By José Tadeu Arantes  |  Agência FAPESP – An optical sensor that detects glucose has been developed by Brazilian researchers in a study led by Bruno Manzolli Rodrigues, a professor at the Universidade Brasil in São Paulo. The device can be used in the future to monitor blood sugar levels in people with diabetes, for example.

The study was conducted as part of a project supported by FAPESP. An article describing this research has been published in Materials Today: Proceedings.

“The sensor substrate was a hybrid material made of PVA [polyvinyl alcohol] nanofibers and graphene quantum dots. Its preparation was entirely ecofriendly. The result proved very robust and inexpensive,” Rodrigues told Agência FAPESP.

“PVA is a water-soluble synthetic polymer. It’s nontoxic and biodegradable. The graphene quantum dots were prepared using citric acid, found naturally in fruits and vegetables, as a precursor.”

The PVA nanofibers were produced by electrospinning, a well-known technique. The procedure is relatively simple. An aqueous solution containing PVA and graphene quantum dots is placed in a syringe coupled to a metal needle, and a very high-voltage power difference is applied (10,000-30,000 volts). When the electrical field reaches a critical value, the electrostatic repulsion force exceeds the surface tension, and a jet of the solution in the form of a filament is ejected through the needle into an electrically grounded collector. As this jet travels, the solvent evaporates, leaving only the charged polymer fibers.

To produce quantum dots, the researchers carbonized citric acid molecules to produce graphene nanoparticles stabilized in an aqueous solution. An optimized method of preparing hybrid PVA and graphene materials was reported in a previous article by Rodrigues and collaborators, published in the journal Materials Chemistry and Physics.

Rodrigues explained that these nanoparticles are tiny (2-5 nanometers) and have excellent optical and electronic properties thanks to quantum confinement and frontier effects.

“Being nanofibrous, the material has a very large surface area and can immobilize enzymes on its surface,” he said. “In this case, the enzyme of interest is glucose oxidase, which is highly selective for glucose molecules. When the enzyme is immobilized on the material, it reacts with glucose molecules in the solution, and the product released after the enzyme’s reaction with glucose is hydrogen peroxide [H₂O₂], which penetrates through the pores of the nanofibers and suppresses the fluorescence of the quantum dots.”

Thus, the more glucose the solution contains, the more peroxide and the less fluorescence are produced. This makes it possible to construct a quantitative scale by inversely correlating the fluorescence with the glucose concentration. “From 1 to 10 micromoles, the glucose-fluorescence correlation was linear, and the material detected it very effectively. The limit for detection was 12 micromoles,” Rodrigues said.
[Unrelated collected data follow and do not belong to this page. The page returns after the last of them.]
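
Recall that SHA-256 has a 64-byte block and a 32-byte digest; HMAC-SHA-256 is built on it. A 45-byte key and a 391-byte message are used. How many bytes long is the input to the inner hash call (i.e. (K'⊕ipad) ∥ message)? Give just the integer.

Key is 45 ≤ 64 bytes, zero-padded: |K'| = 64.
Inner input = (K'⊕ipad) ∥ m → 64 + 391 = 455 bytes.

455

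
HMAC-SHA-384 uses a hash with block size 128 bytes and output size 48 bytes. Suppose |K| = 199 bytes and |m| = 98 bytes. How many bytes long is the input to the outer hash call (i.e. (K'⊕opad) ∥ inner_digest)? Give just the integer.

176

Key is 199 > 128 bytes, so it is hashed to 48 bytes then zero-padded to 128: |K'| = 128.
Outer input = (K'⊕opad) ∥ H(inner) → 128 + 48 = 176 bytes.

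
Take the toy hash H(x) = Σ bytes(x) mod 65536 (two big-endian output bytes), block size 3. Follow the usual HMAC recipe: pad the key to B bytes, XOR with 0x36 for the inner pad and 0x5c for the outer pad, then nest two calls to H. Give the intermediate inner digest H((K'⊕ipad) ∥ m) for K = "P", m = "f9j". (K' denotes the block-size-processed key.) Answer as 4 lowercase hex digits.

Key "P" = 50 is 1 byte ≤ B = 3; zero-pad to 3 bytes: K' = 50 00 00.
K' ⊕ ipad = 66 36 36.
Inner input = 66 36 36 ∥ 66 39 6a.
Inner hash: sum = 102+54+54+102+57+106 = 475 → 01 db.

01db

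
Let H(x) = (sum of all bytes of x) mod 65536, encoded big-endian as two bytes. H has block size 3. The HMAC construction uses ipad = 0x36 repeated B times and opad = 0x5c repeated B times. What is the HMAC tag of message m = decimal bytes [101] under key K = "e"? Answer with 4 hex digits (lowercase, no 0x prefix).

Key "e" = 65 is 1 byte ≤ B = 3; zero-pad to 3 bytes: K' = 65 00 00.
K' ⊕ ipad = 53 36 36.  K' ⊕ opad = 39 5c 5c.
Inner input = (K'⊕ipad) ∥ m = 53 36 36 ∥ 65.
Inner hash: sum = 83+54+54+101 = 292 → 01 24.
Outer input = (K'⊕opad) ∥ inner = 39 5c 5c ∥ 01 24.
Outer hash (tag): sum = 57+92+92+1+36 = 278 → 01 16.

0116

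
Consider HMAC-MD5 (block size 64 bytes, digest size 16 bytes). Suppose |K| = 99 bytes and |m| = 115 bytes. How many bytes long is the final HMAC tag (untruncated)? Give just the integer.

16

The tag is one MD5 digest: 16 bytes.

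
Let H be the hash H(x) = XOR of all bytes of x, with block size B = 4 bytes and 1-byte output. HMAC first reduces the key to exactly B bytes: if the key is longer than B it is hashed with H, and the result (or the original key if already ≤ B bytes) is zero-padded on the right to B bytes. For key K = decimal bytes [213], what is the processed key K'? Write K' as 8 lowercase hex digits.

d5000000

Key decimal bytes [213] = d5 is 1 byte ≤ B = 4; zero-pad to 4 bytes: K' = d5 00 00 00.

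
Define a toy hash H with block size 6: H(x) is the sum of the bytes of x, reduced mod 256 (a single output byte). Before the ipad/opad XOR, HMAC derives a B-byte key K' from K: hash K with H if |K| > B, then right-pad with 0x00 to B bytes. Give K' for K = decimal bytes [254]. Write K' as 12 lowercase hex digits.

Key decimal bytes [254] = fe is 1 byte ≤ B = 6; zero-pad to 6 bytes: K' = fe 00 00 00 00 00.

fe0000000000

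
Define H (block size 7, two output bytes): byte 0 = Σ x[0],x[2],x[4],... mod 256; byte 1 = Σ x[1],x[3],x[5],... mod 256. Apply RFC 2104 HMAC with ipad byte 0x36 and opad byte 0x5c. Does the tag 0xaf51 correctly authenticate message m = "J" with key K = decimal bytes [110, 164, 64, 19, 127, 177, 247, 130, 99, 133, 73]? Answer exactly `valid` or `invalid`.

invalid

Key decimal bytes [110, 164, 64, 19, 127, 177, 247, 130, 99, 133, 73] = 6e a4 40 13 7f b1 f7 82 63 85 49 is 11 bytes > B = 7, so hash it first: H(key) = d0 6f, then zero-pad to 7 bytes: K' = d0 6f 00 00 00 00 00.
K' ⊕ ipad = e6 59 36 36 36 36 36; K' ⊕ opad = 8c 33 5c 5c 5c 5c 5c.
Inner hash: even-index sum = 392 mod 256 = 136; odd-index sum = 271 mod 256 = 15 → 88 0f.
Outer hash (recomputed tag): even-index sum = 431 mod 256 = 175; odd-index sum = 371 mod 256 = 115 → af 73.
Recomputed tag = af73; claimed = af51 → mismatch.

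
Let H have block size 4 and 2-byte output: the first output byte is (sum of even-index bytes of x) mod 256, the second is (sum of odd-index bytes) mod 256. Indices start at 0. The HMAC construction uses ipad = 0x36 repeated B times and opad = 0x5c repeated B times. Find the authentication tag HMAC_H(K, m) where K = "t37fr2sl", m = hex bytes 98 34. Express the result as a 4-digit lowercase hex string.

9c32

Key "t37fr2sl" = 74 33 37 66 72 32 73 6c is 8 bytes > B = 4, so hash it first: H(key) = 90 37, then zero-pad to 4 bytes: K' = 90 37 00 00.
K' ⊕ ipad = a6 01 36 36.  K' ⊕ opad = cc 6b 5c 5c.
Inner input = (K'⊕ipad) ∥ m = a6 01 36 36 ∥ 98 34.
Inner hash: even-index sum = 372 mod 256 = 116; odd-index sum = 107 mod 256 = 107 → 74 6b.
Outer input = (K'⊕opad) ∥ inner = cc 6b 5c 5c ∥ 74 6b.
Outer hash (tag): even-index sum = 412 mod 256 = 156; odd-index sum = 306 mod 256 = 50 → 9c 32.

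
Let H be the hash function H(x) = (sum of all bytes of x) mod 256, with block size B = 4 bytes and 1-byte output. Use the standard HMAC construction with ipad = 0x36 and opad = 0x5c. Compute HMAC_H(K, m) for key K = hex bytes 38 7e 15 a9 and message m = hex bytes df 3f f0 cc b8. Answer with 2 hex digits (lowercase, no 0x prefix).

Key hex bytes 38 7e 15 a9 is exactly B = 4 bytes: K' = 38 7e 15 a9.
K' ⊕ ipad = 0e 48 23 9f.  K' ⊕ opad = 64 22 49 f5.
Inner input = (K'⊕ipad) ∥ m = 0e 48 23 9f ∥ df 3f f0 cc b8.
Inner hash: sum = 14+72+35+159+223+63+240+204+184 = 1194; mod 256 = 170 → aa.
Outer input = (K'⊕opad) ∥ inner = 64 22 49 f5 ∥ aa.
Outer hash (tag): sum = 100+34+73+245+170 = 622; mod 256 = 110 → 6e.

6e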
A mole is the International System unit for the amount of a substance. One mole contains exactly 6.02214076 × 10²³ elementary entities (molecules, ions, atoms or subatomic particles), and this number is called Avogadro’s constant.

The linear response of fluorescence to the glucose concentration makes the material well suited for use as a sensor. “Looking beyond this specific application, we now want to test the device for analysis of other substances, such as blood and urine,” Rodrigues said.

The article “Glucose sensing via a green and low-cost platform from electrospun poly(vinyl alcohol)/graphene quantum dot fibers” can be retrieved from www.sciencedirect.com/science/article/pii/S2214785319300434?via%3Dihub.